Здесь не было «невозможности изобразить», здесь крылось различие ума чисто философского, с одной стороны, и музыкально-философского — с другой. Философу легко из тезиса выстроить антитезис и повести это различие к единству, к синтезу. В музыке антитезису должен предшествовать целый «процесс». Ответом на вопрос Фохта должна была быть не побочная тема, следующая сразу за главной, но целое произведение. В «Поэме экстаза» роль антитезиса (побочной партии) лишь частично выпала на долю темы «возникших творений». Ведь «Я», которое полагает «не-Я» и через это пересоздает себя — это не просто тезис — антитезис — синтез, но сама деятельность. И о ней «повествует» не столько та или иная тема, сколько вся «Поэма экстаза».
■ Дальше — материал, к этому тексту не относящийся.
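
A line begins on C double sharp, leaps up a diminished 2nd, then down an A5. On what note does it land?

A diminished second up from C## is D (letter D, 0 semitones up).
An augmented fifth down from D is Gb (letter G, 8 semitones down).

Gb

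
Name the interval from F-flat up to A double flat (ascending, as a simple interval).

The letter names run F→A, a span of 2 letter steps, so the interval is some kind of third.
Fb to Abb is 3 semitones. A major third is 4, so 3 makes it minor.

minor third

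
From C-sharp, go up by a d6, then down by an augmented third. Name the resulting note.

A diminished sixth up from C# is Ab (letter A, 7 semitones up).
An augmented third down from Ab is Fbb (letter F, 5 semitones down).

Fbb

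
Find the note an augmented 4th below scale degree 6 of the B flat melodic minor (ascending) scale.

Scale degree 6 of Bb melodic minor (ascending) is G.
An augmented fourth (6 semitones) below G lands on the letter D, giving Db.

Db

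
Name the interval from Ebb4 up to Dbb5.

minor seventh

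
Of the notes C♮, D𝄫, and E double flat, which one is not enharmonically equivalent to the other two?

In 12-tone equal temperament, enharmonic equivalents share a pitch class. C is pitch class 0; Dbb is pitch class 0; Ebb is pitch class 2.
C and Dbb share pitch class 0, while Ebb is pitch class 2.

Ebb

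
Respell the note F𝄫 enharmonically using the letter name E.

Eb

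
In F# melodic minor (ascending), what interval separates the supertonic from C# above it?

perfect fourth

The supertonic of F# melodic minor (ascending) is G#.
G# up to C#: letters G→C make it a fourth; 5 semitones makes it perfect.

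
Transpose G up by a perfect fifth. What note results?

D

G up a perfect fifth is D, so the target letter is D.
From G, a perfect fifth is 7 semitones up: D.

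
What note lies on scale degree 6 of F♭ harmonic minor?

The Fb harmonic minor scale runs Fb Gb Abb Bbb Cb Dbb Eb.
Degree 6 is Dbb.

Dbb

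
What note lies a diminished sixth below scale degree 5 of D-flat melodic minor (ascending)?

Scale degree 5 of Db melodic minor (ascending) is Ab.
A diminished sixth (7 semitones) below Ab lands on the letter C, giving C#.

C#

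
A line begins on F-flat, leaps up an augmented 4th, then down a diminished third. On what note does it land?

G#

An augmented fourth up from Fb is Bb (letter B, 6 semitones up).
A diminished third down from Bb is G# (letter G, 2 semitones down).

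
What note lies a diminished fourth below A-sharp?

E##

A down a perfect fourth is E, so the target letter is E.
From A#, a diminished fourth is 4 semitones down: E##.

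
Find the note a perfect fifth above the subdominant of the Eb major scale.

Eb

The subdominant of Eb major is Ab.
A perfect fifth (7 semitones) above Ab lands on the letter E, giving Eb.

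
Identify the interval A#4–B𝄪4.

augmented second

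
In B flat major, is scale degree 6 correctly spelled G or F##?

G

Each scale degree takes a distinct letter name. Degree 6 of a scale on B must use the letter G.
G and F## are enharmonically the same pitch, but only G uses the letter G, so it is the correct spelling here.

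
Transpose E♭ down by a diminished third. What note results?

C#

A third below E lands on the letter C.
A diminished third spans 2 semitones, so Eb moves to pitch class 1. On the letter C that is C#.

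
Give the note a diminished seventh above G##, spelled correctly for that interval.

F#

G up a major seventh is F#, so the target letter is F.
From G##, a diminished seventh is 9 semitones up: F#.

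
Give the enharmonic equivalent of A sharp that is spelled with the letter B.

Bb

A# is pitch class 10. The letter B alone is pitch class 11.
To reach pitch class 10 from B requires an offset of -1 semitone, i.e. flat: Bb.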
Фохт поражен не только «музыкальными понятиями» Скрябина. Но и связью идей о синтетическом искусстве с общей его философией. Скрябин уверен, что именно через музыку бытие может «непосредственно открываться человечеству и говорить ему о себе», поскольку бытие «само в себе музыкально». Но и в этом «откровении через слух» нет окончательной истины. Постигнуть суть бытия как изначальной деятельности нельзя через одну область творчества, даже через музыку.
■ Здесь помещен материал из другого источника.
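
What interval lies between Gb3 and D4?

The letter names run G→D, a span of 4 letter steps, so the interval is some kind of fifth.
Gb to D is 8 semitones. A perfect fifth is 7, so 8 makes it augmented.

augmented fifth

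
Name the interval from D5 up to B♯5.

augmented sixth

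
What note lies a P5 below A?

D

A down a perfect fifth is D, so the target letter is D.
From A, a perfect fifth is 7 semitones down: D.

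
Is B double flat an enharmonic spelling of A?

Bbb is pitch class 9; A is pitch class 9.
All spellings map to pitch class 9, so they are enharmonically equivalent.

Yes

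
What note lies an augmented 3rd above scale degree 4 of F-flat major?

Scale degree 4 of Fb major is Bbb.
An augmented third (5 semitones) above Bbb lands on the letter D, giving D.

D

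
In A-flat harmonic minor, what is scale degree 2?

Bb

The Ab harmonic minor scale runs Ab Bb Cb Db Eb Fb G.
Degree 2 is Bb.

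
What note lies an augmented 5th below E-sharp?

A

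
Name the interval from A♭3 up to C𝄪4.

Counting letters A–B–C gives a third.
Ab→C## = 6 semitones, 2 wider than the major third (4), so doubly augmented.

doubly augmented third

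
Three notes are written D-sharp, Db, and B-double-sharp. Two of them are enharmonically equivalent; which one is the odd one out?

D#

In 12-tone equal temperament, enharmonic equivalents share a pitch class. D# is pitch class 3; Db is pitch class 1; B## is pitch class 1.
Db and B## share pitch class 1, while D# is pitch class 3.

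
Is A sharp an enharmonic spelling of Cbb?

Yes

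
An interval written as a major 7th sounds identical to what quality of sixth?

doubly augmented

A major seventh spans 11 semitones.
A sixth spanning 11 semitones is doubly augmented (the major sixth is 9).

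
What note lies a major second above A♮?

A up a major second is B, so the target letter is B.
From A, a major second is 2 semitones up: B.

B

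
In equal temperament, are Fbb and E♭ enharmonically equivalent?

Fbb = pitch class 3 and Eb = pitch class 3 — the same pitch class, so they are enharmonic equivalents.

Yes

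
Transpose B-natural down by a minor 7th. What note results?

B down a major seventh is C, so the target letter is C.
From B, a minor seventh is 10 semitones down: C#.

C#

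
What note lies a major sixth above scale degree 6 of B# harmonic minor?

Scale degree 6 of B# harmonic minor is G#.
A major sixth (9 semitones) above G# lands on the letter E, giving E#.

E#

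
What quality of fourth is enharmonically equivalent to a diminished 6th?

A diminished sixth spans 7 semitones.
A fourth spanning 7 semitones is doubly augmented (the perfect fourth is 5).

doubly augmented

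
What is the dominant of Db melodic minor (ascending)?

Degree 5 takes the letter 4 steps above D, which is A.
In melodic minor (ascending), degree 5 sits 7 semitones above the tonic. Db + 7 semitones is pitch class 8, spelled on A as Ab.

Ab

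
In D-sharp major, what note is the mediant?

F##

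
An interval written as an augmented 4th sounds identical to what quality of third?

doubly augmented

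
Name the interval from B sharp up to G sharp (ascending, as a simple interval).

The letter names run B→G, a span of 5 letter steps, so the interval is some kind of sixth.
B# to G# is 8 semitones. A major sixth is 9, so 8 makes it minor.

minor sixth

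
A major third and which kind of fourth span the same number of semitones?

diminished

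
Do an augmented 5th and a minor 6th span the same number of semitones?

Yes

An augmented fifth spans 8 semitones; a minor sixth spans 8.
They are enharmonically equivalent.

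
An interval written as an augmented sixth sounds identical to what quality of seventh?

minor

An augmented sixth spans 10 semitones.
A seventh spanning 10 semitones is minor (the major seventh is 11).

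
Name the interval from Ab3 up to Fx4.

The letter names run A→F, a span of 5 letter steps, so the interval is some kind of sixth.
Ab to F## is 11 semitones. A major sixth is 9, so 11 makes it doubly augmented.

doubly augmented sixth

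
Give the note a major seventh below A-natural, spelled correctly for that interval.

Bb

A seventh below A lands on the letter B.
A major seventh spans 11 semitones, so A moves to pitch class 10. On the letter B that is Bb.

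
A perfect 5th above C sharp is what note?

G#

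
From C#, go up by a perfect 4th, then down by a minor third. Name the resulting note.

D#

A perfect fourth up from C# is F# (letter F, 5 semitones up).
A minor third down from F# is D# (letter D, 3 semitones down).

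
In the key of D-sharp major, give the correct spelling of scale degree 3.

Degree 3 takes the letter 2 steps above D, which is F.
In major, degree 3 sits 4 semitones above the tonic. D# + 4 semitones is pitch class 7, spelled on F as F##.

F##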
«Ведь бытие, — вспоминает слова композитора Фохт, — не может пониматься как чем-либо ограниченное, браться в каком-либо аспекте, ведь тогда оно не будет уже бытием подлинным и первоначальным. Мне кажется поэтому, что к бытию нельзя подойти никакими обычными способами — ни научным познанием, ни отвлеченной мыслью о трансцендентном, ни даже чувством в обычном смысле этого слова как некоторой эмоции; но если можно подойти к первоначальному бытию, слиться с ним или, по крайней мере, приобщиться к нему как основной и первоначальной деятельности, то путь к этому должен быть совсем иным, необыкновенным и в некотором смысле даже таинственным и во всяком случае чрезвычайным…»

«Мистерия» Скрябина и должна была стать тем чудом, где всечеловеческое действо сольется с кульминацией космического процесса. И музыка, играющая в храмовом действе ведущую роль, должна стать не «средством познания», но — внутренней «силой» общего действия. Идти нужно не через науку или искусство к бытию, идти нужно от бытия — через науки, искусства, через музыку — к его насущным стремлениям. Тогда возможно всеобщее слияние, не «единичный», но всеобщий «экстаз».

Поворот мысли Александра Николаевича был настолько неожидан, что ухватить все оттенки философ не мог; спустя многие годы он сумел вспомнить лишь «идейные» очертания того разговора. Но пафос скрябинских идей он, невзирая на суховатость своих коротких мемуаров, все-таки сумел запечатлеть.

Задача творчества, к которой неизбежно приходит художник, — все пересоздать, открыть «иную жизнь». Поэтому композитору совершенно чужд идеализм «затверделый», где даны или вечные изначальные «идеи», или замкнутые в себе «монады», или по-кантовски ограниченная «вещь для нас». И жизнь, и Вселенная — это нескончаемое творчество. И доказывать неверность иных воззрений ни к чему: «нам нужно действовать, творить, и это должно быть нашим единственным и всепобеждающим доказательством…» Действие же и ведет к синтетическому храмовому действу, общая задача которого разрешается в мировой катаклизм:

«Творчество и жизнь человечества должны стать творчеством и жизнью всей природы, а за ней и всего космоса, не маленький мир нашей планеты, но весь космос, вся вселенная должна стать выражением и воплощением единой музыкальной деятельности, если хотите, музыки самого бытия».

У Фохта начинала кружиться голова. Скрябин говорил вещи — с точки зрения здравого смысла — невероятные, фантастические. Но в его суждениях были внутренняя стройность и цельность, и сам композитор был так обаятелен, что в эту минуту Фохт — похоже не без ужаса — чувствовал, что готов следовать за Скрябиным, забыв всякое благоразумие. Композитор поселил в этом спокойном и внутренне устойчивом кантианце смятение, бросив напоследок: «Музыка и смерть несоединимы, и существо, способное к глубокому музыкальному выражению, тем самым бессмертно».